Updated Monday, Dec. 23, 2013 | 4:05 p.m.

A total of 59 people have tested positive for tuberculosis since the disease killed a woman and at least one of her children who had been at a Las Vegas hospital this summer.

According to a report issued today by the Southern Nevada Health District, out of 977 people tested, 59 were positive for a latent tuberculosis infection, meaning they are not considered contagious.

Dr. Joe Iser, chief medical officer at the Health District, officials cannot know for sure that all 59 cases are directly linked to the Las Vegas hospital.

Several of those tested are immigrants from countries where tuberculosis is more prevalent, and could have been exposed earlier in their lives, he said.

A state report released last month found that Summerlin Hospital Medical Center failed to recognize and take precautions to diagnose the infected woman’s contagious lung disease when she gave birth in May to premature twin daughters, and allowed the woman to continue visiting her babies after she was discharged.

In May, Vanessa White, 25, was admitted to an unidentified Clark County hospital, before being transferred to Summerlin Hospital Medical Center, where she gave birth to premature twins, Emma and Abigail.

The woman had been sick before and during the pregnancy and was later transferred to a Southern California hospital before she died. Her autopsy revealed she died from tuberculosis.

Emma White died in June, before tuberculosis was suspected.

Abigail White remained in Summerlin Hospital Medical Center’s Neonatal Intensive Care Unit. When the hospital learned of the mother’s diagnosis, the baby was moved to isolation. She was subsequently diagnosed with and treated for tuberculosis but died in August.

Initially, the Health District tested more than 200 people — friends and family of the infected patients, hospital staff and others — for tuberculosis. Of those tested in the first phase, 26 were positive for the disease. All but two had the latent form of the disease.

Two of those tested, one family member and one hospital staff member, had active tuberculosis and were treated in isolation.

Once those results came back, the district expanded its investigation.
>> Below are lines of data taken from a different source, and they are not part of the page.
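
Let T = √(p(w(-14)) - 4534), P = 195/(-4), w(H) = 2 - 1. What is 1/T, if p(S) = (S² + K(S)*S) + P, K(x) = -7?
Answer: -2*I*√18355/18355 ≈ -0.014762*I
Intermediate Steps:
w(H) = 1
P = -195/4 (P = 195*(-¼) = -195/4 ≈ -48.750)
p(S) = -195/4 + S² - 7*S (p(S) = (S² - 7*S) - 195/4 = -195/4 + S² - 7*S)
T = I*√18355/2 (T = √((-195/4 + 1² - 7*1) - 4534) = √((-195/4 + 1 - 7) - 4534) = √(-219/4 - 4534) = √(-18355/4) = I*√18355/2 ≈ 67.74*I)
1/T = 1/(I*√18355/2) = -2*I*√18355/18355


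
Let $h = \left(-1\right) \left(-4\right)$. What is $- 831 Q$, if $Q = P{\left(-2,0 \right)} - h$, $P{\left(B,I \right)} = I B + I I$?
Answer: $3324$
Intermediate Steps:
$h = 4$
$P{\left(B,I \right)} = I^{2} + B I$ ($P{\left(B,I \right)} = B I + I^{2} = I^{2} + B I$)
$Q = -4$ ($Q = 0 \left(-2 + 0\right) - 4 = 0 \left(-2\right) - 4 = 0 - 4 = -4$)
$- 831 Q = \left(-831\right) \left(-4\right) = 3324$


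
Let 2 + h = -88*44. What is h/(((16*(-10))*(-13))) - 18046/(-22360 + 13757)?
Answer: 23119/98320 ≈ 0.23514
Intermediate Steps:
h = -3874 (h = -2 - 88*44 = -2 - 3872 = -3874)
h/(((16*(-10))*(-13))) - 18046/(-22360 + 13757) = -3874/((16*(-10))*(-13)) - 18046/(-22360 + 13757) = -3874/((-160*(-13))) - 18046/(-8603) = -3874/2080 - 18046*(-1/8603) = -3874*1/2080 + 2578/1229 = -149/80 + 2578/1229 = 23119/98320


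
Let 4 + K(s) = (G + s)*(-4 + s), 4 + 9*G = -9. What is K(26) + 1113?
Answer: 14843/9 ≈ 1649.2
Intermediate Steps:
G = -13/9 (G = -4/9 + (⅑)*(-9) = -4/9 - 1 = -13/9 ≈ -1.4444)
K(s) = -4 + (-4 + s)*(-13/9 + s) (K(s) = -4 + (-13/9 + s)*(-4 + s) = -4 + (-4 + s)*(-13/9 + s))
K(26) + 1113 = (16/9 + 26² - 49/9*26) + 1113 = (16/9 + 676 - 1274/9) + 1113 = 4826/9 + 1113 = 14843/9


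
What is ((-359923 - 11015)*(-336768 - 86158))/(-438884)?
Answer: -39219831147/109721 ≈ -3.5745e+5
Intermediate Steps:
((-359923 - 11015)*(-336768 - 86158))/(-438884) = -370938*(-422926)*(-1/438884) = 156879324588*(-1/438884) = -39219831147/109721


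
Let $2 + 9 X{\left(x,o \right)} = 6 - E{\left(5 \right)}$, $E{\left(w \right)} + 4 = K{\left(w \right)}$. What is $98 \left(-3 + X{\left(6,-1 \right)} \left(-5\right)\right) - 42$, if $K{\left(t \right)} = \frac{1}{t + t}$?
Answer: $- \frac{6895}{9} \approx -766.11$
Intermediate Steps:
$K{\left(t \right)} = \frac{1}{2 t}$
$E{\left(w \right)} = -4 + \frac{1}{2 w}$
$X{\left(x,o \right)} = \frac{79}{90}$ ($X{\left(x,o \right)} = - \frac{2}{9} + \frac{6 - \left(-4 + \frac{1}{2 \cdot 5}\right)}{9} = - \frac{2}{9} + \frac{6 - \left(-4 + \frac{1}{2} \cdot \frac{1}{5}\right)}{9} = - \frac{2}{9} + \frac{6 - \left(-4 + \frac{1}{10}\right)}{9} = - \frac{2}{9} + \frac{6 - - \frac{39}{10}}{9} = - \frac{2}{9} + \frac{6 + \frac{39}{10}}{9} = - \frac{2}{9} + \frac{1}{9} \cdot \frac{99}{10} = - \frac{2}{9} + \frac{11}{10} = \frac{79}{90}$)
$98 \left(-3 + X{\left(6,-1 \right)} \left(-5\right)\right) - 42 = 98 \left(-3 + \frac{79}{90} \left(-5\right)\right) - 42 = 98 \left(-3 - \frac{79}{18}\right) - 42 = 98 \left(- \frac{133}{18}\right) - 42 = - \frac{6517}{9} - 42 = - \frac{6895}{9}$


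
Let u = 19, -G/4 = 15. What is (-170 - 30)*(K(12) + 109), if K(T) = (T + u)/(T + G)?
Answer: -130025/6 ≈ -21671.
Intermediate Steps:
G = -60 (G = -4*15 = -60)
K(T) = (19 + T)/(-60 + T) (K(T) = (T + 19)/(T - 60) = (19 + T)/(-60 + T))
(-170 - 30)*(K(12) + 109) = (-170 - 30)*((19 + 12)/(-60 + 12) + 109) = -200*(31/(-48) + 109) = -200*(-1/48*31 + 109) = -200*(-31/48 + 109) = -200*5201/48 = -130025/6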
Once it was clear a hospital worker in the neonatal intensive care unit was infected, the district called and mailed letters to the families of 140 infants who were in the Summerlin Hospital Medical Center NICU from May 11 to Aug 8.

None of the infants tested positive for tuberculosis.
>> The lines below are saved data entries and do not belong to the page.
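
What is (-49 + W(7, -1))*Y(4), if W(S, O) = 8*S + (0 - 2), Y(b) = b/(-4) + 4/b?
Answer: 0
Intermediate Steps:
Y(b) = 4/b - b/4 (Y(b) = b*(-¼) + 4/b = -b/4 + 4/b = 4/b - b/4)
W(S, O) = -2 + 8*S (W(S, O) = 8*S - 2 = -2 + 8*S)
(-49 + W(7, -1))*Y(4) = (-49 + (-2 + 8*7))*(4/4 - ¼*4) = (-49 + (-2 + 56))*(4*(¼) - 1) = (-49 + 54)*(1 - 1) = 5*0 = 0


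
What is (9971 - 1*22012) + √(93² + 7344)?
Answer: -12041 + 3*√1777 ≈ -11915.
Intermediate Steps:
(9971 - 1*22012) + √(93² + 7344) = (9971 - 22012) + √(8649 + 7344) = -12041 + √15993 = -12041 + 3*√1777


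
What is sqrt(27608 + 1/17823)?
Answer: sqrt(8769938772855)/17823 ≈ 166.16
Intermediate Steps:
sqrt(27608 + 1/17823) = sqrt(492057385/17823) = sqrt(8769938772855)/17823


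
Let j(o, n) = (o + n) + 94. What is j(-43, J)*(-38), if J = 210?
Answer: -9918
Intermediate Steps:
j(o, n) = 94 + n + o (j(o, n) = (n + o) + 94 = 94 + n + o)
j(-43, J)*(-38) = (94 + 210 - 43)*(-38) = 261*(-38) = -9918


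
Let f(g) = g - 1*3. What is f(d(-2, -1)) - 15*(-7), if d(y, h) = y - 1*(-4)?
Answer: 104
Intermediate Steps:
d(y, h) = 4 + y (d(y, h) = y + 4 = 4 + y)
f(g) = -3 + g (f(g) = g - 3 = -3 + g)
f(d(-2, -1)) - 15*(-7) = (-3 + (4 - 2)) - 15*(-7) = (-3 + 2) + 105 = -1 + 105 = 104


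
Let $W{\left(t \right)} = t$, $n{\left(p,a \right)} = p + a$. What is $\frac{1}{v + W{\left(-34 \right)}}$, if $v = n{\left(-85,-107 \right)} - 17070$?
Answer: $- \frac{1}{17296} \approx -5.7817 \cdot 10^{-5}$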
“Our initial recommendation not to perform TB testing on infants who resided in the NICU concurrently with the twins was based on two main reasons,” the Dec. 23 Health District report states. “(1) our understanding that transmission of TB from one infant to another infant is extremely rare, and 2) our belief that contact between the mother and infants in the NICU other than her own was minimal.”
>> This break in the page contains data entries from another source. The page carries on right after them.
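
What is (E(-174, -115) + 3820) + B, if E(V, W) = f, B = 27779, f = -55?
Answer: 31544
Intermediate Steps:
E(V, W) = -55
(E(-174, -115) + 3820) + B = (-55 + 3820) + 27779 = 3765 + 27779 = 31544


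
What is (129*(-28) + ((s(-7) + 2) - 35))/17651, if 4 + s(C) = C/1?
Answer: -3656/17651 ≈ -0.20713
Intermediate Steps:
s(C) = -4 + C (s(C) = -4 + C/1 = -4 + C*1 = -4 + C)
(129*(-28) + ((s(-7) + 2) - 35))/17651 = (129*(-28) + (((-4 - 7) + 2) - 35))/17651 = (-3612 + ((-11 + 2) - 35))*(1/17651) = (-3612 + (-9 - 35))*(1/17651) = (-3612 - 44)*(1/17651) = -3656*1/17651 = -3656/17651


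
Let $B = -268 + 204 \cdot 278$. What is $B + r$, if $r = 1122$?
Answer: $57566$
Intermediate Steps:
$B = 56444$ ($B = -268 + 56712 = 56444$)
$B + r = 56444 + 1122 = 57566$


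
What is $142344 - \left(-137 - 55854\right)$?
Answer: $198335$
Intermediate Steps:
$142344 - \left(-137 - 55854\right) = 142344 - -55991 = 142344 + 55991 = 198335$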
“However, when our findings indicated that disease transmission to some hospital staff members did occur within the NICU, we sought further consultation with experts in pediatric TB. Because the risk of TB transmission to infants was low, but greater than was originally presumed, we initiated TB evaluations on NICU infants and their visitors,” the report said.

The family of Vanessa White, Summerlin Medical Staff and some visitors to the hospital during the outbreak have filed lawsuits claiming negligence.

The Associated Press contributed to this report.